Nah, man. It's the best-best Castlevania game. IV is up there for me, too, but that was the first one I played (and it also happens to be the perfect entry point).
I really dislike IV, it just feels kinda floaty and messy in a way that no other Classicvania was, and I think eight-way whipping was bad for the series. I'm a big super-picky baby when it comes to Castlevania physics, haha.
Rondo, though. What a game. It's the only 16-bit 'vania to nail the physics in the same way manner as the NES games (well, the good ones), it adds a few new twists on the gameplay (backflips, dude! backflips! extendo-whip inputs!) and it compliments them with some of the most ball-bustingly difficult level designs in the history of video games. If it had been an arcade cabinet and I needed to punch in a quarter for every death, I'd have singlehandedly financed the development of Symphony of the Night-- and yet I couldn't put the controller down, nor would I ever give in to temptation and play as Maria to make things easier on myself. The game was too tight, too much a joy to play for me to quit.

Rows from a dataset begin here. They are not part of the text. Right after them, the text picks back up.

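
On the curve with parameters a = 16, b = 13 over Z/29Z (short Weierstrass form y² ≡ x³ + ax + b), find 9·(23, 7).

Write P = (23, 7).
Repeated addition: build up to 9P.
2P: tangent at (23, 7): λ = (3·23² + 16)/(2·7) ≡ 8/14. 14⁻¹ ≡ 27 (mod 29), so λ ≡ 8·27 ≡ 13.
  x = λ² - 23 - 23 = 169 - 46 ≡ 7; y = λ·(23 - 7) - 7 ≡ 27. → (7, 27)
3P: (7, 27) + (23, 7). λ = (7 - 27)/(23 - 7) ≡ 9/16 mod 29. 16⁻¹ ≡ 20 (mod 29), so λ ≡ 6.
  x = λ² - 7 - 23 = 36 - 30 ≡ 6; y = λ·(7 - 6) - 27 ≡ 8. → (6, 8)
4P: (6, 8) + (23, 7). λ = (7 - 8)/(23 - 6) ≡ 28/17 mod 29. 17⁻¹ ≡ 12 (mod 29), so λ ≡ 17.
  x = λ² - 6 - 23 = 289 - 29 ≡ 28; y = λ·(6 - 28) - 8 ≡ 24. → (28, 24)
5P: (28, 24) + (23, 7). λ = (7 - 24)/(23 - 28) ≡ 12/24 mod 29. 24⁻¹ ≡ 23 (mod 29) since 24·23 = 552 ≡ 1, so λ ≡ 15.
  x = λ² - 28 - 23 = 225 - 51 ≡ 0; y = λ·(28 - 0) - 24 ≡ 19. → (0, 19)
6P: (0, 19) + (23, 7). λ = (7 - 19)/(23 - 0) ≡ 17/23 mod 29. 23⁻¹ ≡ 24 (mod 29), so λ ≡ 2.
  x = λ² - 0 - 23 = 4 - 23 ≡ 10; y = λ·(0 - 10) - 19 ≡ 19. → (10, 19)
7P: (10, 19) + (23, 7). λ = (7 - 19)/(23 - 10) ≡ 17/13 mod 29. 13⁻¹ ≡ 9 (mod 29), so λ ≡ 8.
  x = λ² - 10 - 23 = 64 - 33 ≡ 2; y = λ·(10 - 2) - 19 ≡ 16. → (2, 16)
8P: (2, 16) + (23, 7). λ = (7 - 16)/(23 - 2) ≡ 20/21 mod 29. 21⁻¹ ≡ 18 (mod 29) since 21·18 = 378 ≡ 1, so λ ≡ 12.
  x = λ² - 2 - 23 = 144 - 25 ≡ 3; y = λ·(2 - 3) - 16 ≡ 1. → (3, 1)
9P: (3, 1) + (23, 7). λ = (7 - 1)/(23 - 3) ≡ 6/20 mod 29. 20⁻¹ ≡ 16 (mod 29) since 20·16 = 320 ≡ 1, so λ ≡ 9.
  x = λ² - 3 - 23 = 81 - 26 ≡ 26; y = λ·(3 - 26) - 1 ≡ 24. → (26, 24)

(26, 24)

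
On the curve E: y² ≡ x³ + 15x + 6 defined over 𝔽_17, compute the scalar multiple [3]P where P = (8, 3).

(10, 0)

Repeated addition: build up to 3P.
2P: tangent at (8, 3): λ = (3·8² + 15)/(2·3) ≡ 3/6. 6⁻¹ ≡ 3 (mod 17) since 6·3 = 18 ≡ 1, so λ ≡ 3·3 ≡ 9.
  x = λ² - 8 - 8 = 81 - 16 ≡ 14; y = λ·(8 - 14) - 3 ≡ 11. → (14, 11)
3P: (14, 11) + (8, 3). λ = (3 - 11)/(8 - 14) ≡ 9/11 mod 17. 11⁻¹ ≡ 14 (mod 17) since 11·14 = 154 ≡ 1, so λ ≡ 7.
  x = λ² - 14 - 8 = 49 - 22 ≡ 10; y = λ·(14 - 10) - 11 ≡ 0. → (10, 0)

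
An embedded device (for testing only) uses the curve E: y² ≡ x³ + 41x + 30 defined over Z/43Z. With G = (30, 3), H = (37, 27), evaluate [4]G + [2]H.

(20, 11)

First 4G:
Repeated addition: build up to 4G.
2G: tangent at (30, 3): λ = (3·30² + 41)/(2·3) ≡ 32/6. 6⁻¹ ≡ 36 (mod 43) since 6·36 = 216 ≡ 1, so λ ≡ 32·36 ≡ 34.
  x = λ² - 30 - 30 = 1156 - 60 ≡ 21; y = λ·(30 - 21) - 3 ≡ 2. → (21, 2)
3G: (21, 2) + (30, 3). λ = (3 - 2)/(30 - 21) ≡ 1/9 mod 43. 9⁻¹ ≡ 24 (mod 43), so λ ≡ 24.
  x = λ² - 21 - 30 = 576 - 51 ≡ 9; y = λ·(21 - 9) - 2 ≡ 28. → (9, 28)
4G: (9, 28) + (30, 3). λ = (3 - 28)/(30 - 9) ≡ 18/21 mod 43. 21⁻¹ ≡ 41 (mod 43) since 21·41 = 861 ≡ 1, so λ ≡ 7.
  x = λ² - 9 - 30 = 49 - 39 ≡ 10; y = λ·(9 - 10) - 28 ≡ 8. → (10, 8)
4G = (10, 8).
Next 2H:
Repeated addition: build up to 2H.
2H: tangent at (37, 27): λ = (3·37² + 41)/(2·27) ≡ 20/11. 11⁻¹ ≡ 4 (mod 43), so λ ≡ 20·4 ≡ 37.
  x = λ² - 37 - 37 = 1369 - 74 ≡ 5; y = λ·(37 - 5) - 27 ≡ 39. → (5, 39)
2H = (5, 39).
Finally 4G + 2H:
(10, 8) + (5, 39). λ = (39 - 8)/(5 - 10) ≡ 31/38 mod 43. 38⁻¹ ≡ 17 (mod 43), so λ ≡ 11.
  x = λ² - 10 - 5 = 121 - 15 ≡ 20; y = λ·(10 - 20) - 8 ≡ 11. → (20, 11)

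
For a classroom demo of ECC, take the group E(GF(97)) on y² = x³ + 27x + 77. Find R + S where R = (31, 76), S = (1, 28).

(21, 37)

(31, 76) + (1, 28). λ = (28 - 76)/(1 - 31) ≡ 49/67 mod 97. 67⁻¹ ≡ 42 (mod 97) since 67·42 = 2814 ≡ 1, so λ ≡ 21.
  x = λ² - 31 - 1 = 441 - 32 ≡ 21; y = λ·(31 - 21) - 76 ≡ 37. → (21, 37)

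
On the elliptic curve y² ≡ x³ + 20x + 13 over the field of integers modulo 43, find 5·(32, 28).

(16, 0)

Write G = (32, 28).
Repeated addition: build up to 5G.
2G: tangent at (32, 28): λ = (3·32² + 20)/(2·28) ≡ 39/13. 13⁻¹ ≡ 10 (mod 43) since 13·10 = 130 ≡ 1, so λ ≡ 39·10 ≡ 3.
  x = λ² - 32 - 32 = 9 - 64 ≡ 31; y = λ·(32 - 31) - 28 ≡ 18. → (31, 18)
3G: (31, 18) + (32, 28). λ = (28 - 18)/(32 - 31) ≡ 10/1 mod 43. 1⁻¹ ≡ 1 (mod 43) since 1·1 = 1 ≡ 1, so λ ≡ 10.
  x = λ² - 31 - 32 = 100 - 63 ≡ 37; y = λ·(31 - 37) - 18 ≡ 8. → (37, 8)
4G: (37, 8) + (32, 28). λ = (28 - 8)/(32 - 37) ≡ 20/38 mod 43. 38⁻¹ ≡ 17 (mod 43), so λ ≡ 39.
  x = λ² - 37 - 32 = 1521 - 69 ≡ 33; y = λ·(37 - 33) - 8 ≡ 19. → (33, 19)
5G: (33, 19) + (32, 28). λ = (28 - 19)/(32 - 33) ≡ 9/42 mod 43. 42⁻¹ ≡ 42 (mod 43) since 42·42 = 1764 ≡ 1, so λ ≡ 34.
  x = λ² - 33 - 32 = 1156 - 65 ≡ 16; y = λ·(33 - 16) - 19 ≡ 0. → (16, 0)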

And then you realize every level has a secret exit that leads to an alternate stage and there's a whole other game still lying in wait... and it's even harder. Rondo of Blood is game with deceptive amount of meat on its bones, and it's all your favorite cuts. You grill it up and eat it and you can't believe how bloody it still tastes and when you're done you realize your mouth is bleeding because the steak was full of broken glass but you can't really be mad about that fact because you just ate the best steak of your life.